Silicon photomultiplier-based detector array for TOF PET

Time-of-Flight (ToF) information in PET can contribute to a significant improvement in the reconstructed image signal to noise ratio, enabling image contrast improvement, a reduction in patient radiation dose, and/or shorter scan times. In this study, we propose a multi-element LYSO-SiPM (Silicon photomultiplier) detector architecture with individual readout to enhance time resolution performance. Two 4 × 4 SiPM detector modules were fabricated by tiling individual 3×3 mm² SiPM elements (Hamamatsu MPPC S10931-050P). Each 4×4 array is read out with two edge-on preamplifier boards, each hosting 8 wideband 2 GHz bandwidth RF amplifiers. The temperature of each detector module is regulated by a Peltier cooler and all 32 SiPMs are individually biased through a 32 channel bias supply board.
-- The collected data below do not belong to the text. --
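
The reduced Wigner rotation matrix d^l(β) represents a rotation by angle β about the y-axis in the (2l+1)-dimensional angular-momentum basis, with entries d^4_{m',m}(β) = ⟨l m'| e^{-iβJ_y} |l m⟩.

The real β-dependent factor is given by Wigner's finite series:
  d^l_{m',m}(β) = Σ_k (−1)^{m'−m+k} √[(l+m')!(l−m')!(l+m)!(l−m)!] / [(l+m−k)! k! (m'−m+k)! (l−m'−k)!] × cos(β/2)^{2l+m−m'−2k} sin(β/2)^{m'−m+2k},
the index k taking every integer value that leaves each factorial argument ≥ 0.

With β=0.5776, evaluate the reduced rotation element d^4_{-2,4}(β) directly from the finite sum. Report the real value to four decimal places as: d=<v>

d=0.0026

d^4_{-2,4}(β=0.5776) via Wigner's sum:
With c≡cos(β/2)=0.958586 and s≡sin(β/2)=0.284802, N=[2·720·40320·1]^{1/2}=7619.763776
k: max(0,(4)−(-2))=6 … min(4+(4),4−(-2))=6
  k=6: (−1)^0·7619.7638/(1440)·0.9586^2·0.2848^6 = +0.002595
d^4_{-2,4}(0.5776) = +0.002595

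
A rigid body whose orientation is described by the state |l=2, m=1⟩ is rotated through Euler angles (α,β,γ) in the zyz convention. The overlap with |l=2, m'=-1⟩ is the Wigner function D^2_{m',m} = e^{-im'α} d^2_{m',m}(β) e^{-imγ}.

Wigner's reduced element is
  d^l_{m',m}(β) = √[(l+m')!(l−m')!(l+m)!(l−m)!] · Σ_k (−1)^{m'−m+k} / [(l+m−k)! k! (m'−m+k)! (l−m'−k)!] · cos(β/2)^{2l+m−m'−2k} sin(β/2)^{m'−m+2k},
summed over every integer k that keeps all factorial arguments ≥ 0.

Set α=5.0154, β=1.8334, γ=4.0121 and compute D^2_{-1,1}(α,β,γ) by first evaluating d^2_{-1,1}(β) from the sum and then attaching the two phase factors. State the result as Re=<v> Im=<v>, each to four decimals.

D^2_{-1,1}(5.0154,1.8334,4.0121) = e^{-i·-1·5.0154}·d^2_{-1,1}(1.8334)·e^{-i·1·4.0121}. Compute d first:
Half-angle: c=0.608442, s=0.793598. N=√(1·6·6·1)=6.000000
The bounds max(0,m−m')=2 and min(l+m,l−m')=3 give 2 terms
  k=2: (−1)^0·6.0000/(2)·0.6084^2·0.7936^2 = +0.699457
  k=3: (−1)^1·6.0000/(6)·0.6084^0·0.7936^4 = -0.396645
d^2_{-1,1}(1.8334) = +0.699457 -0.396645 = +0.302812
Phases: e^{-i·(-1)·5.0154}=+0.298395-0.954442i, e^{-i·(1)·4.0121}=-0.644439+0.764656i ⇒ D=+0.162768+0.255346i

Re=0.1628 Im=0.2553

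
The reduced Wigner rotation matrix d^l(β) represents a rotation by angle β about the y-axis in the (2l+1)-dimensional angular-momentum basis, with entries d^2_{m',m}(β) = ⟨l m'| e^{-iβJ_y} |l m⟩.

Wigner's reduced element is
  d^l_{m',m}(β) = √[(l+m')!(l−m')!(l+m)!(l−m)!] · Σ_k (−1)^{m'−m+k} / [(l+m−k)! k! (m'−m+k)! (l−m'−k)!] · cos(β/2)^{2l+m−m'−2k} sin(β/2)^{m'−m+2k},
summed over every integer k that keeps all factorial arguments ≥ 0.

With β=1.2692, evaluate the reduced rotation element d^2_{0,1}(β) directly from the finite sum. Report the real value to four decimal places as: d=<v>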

To assess the performance of these modules, 4×4 LYSO scintillator arrays (3.97 × 3.97 × 5 mm³ and 3.97 × 3.97 × 20 mm³) were coupled with optical grease to the detector modules. The detectors were operated in coincidence and their raw signals were digitized by a high speed oscilloscope. Measurements were performed for linearity, energy and coincidence time resolution by irradiating the detectors with a Ge-68 source. A coincidence timing resolution of ~290 ps (FWHM) was obtained with the 5 mm length crystals and ~400 ps (FWHM) with the 20 mm length crystals for a pair of detector pixel in coincidence with a pixel pair. These results are attributed to the scintillator-SiPM active area size mismatch resulting in more than 40% light lost at that interface. A better size match will significantly improve timing performance of the detector modules.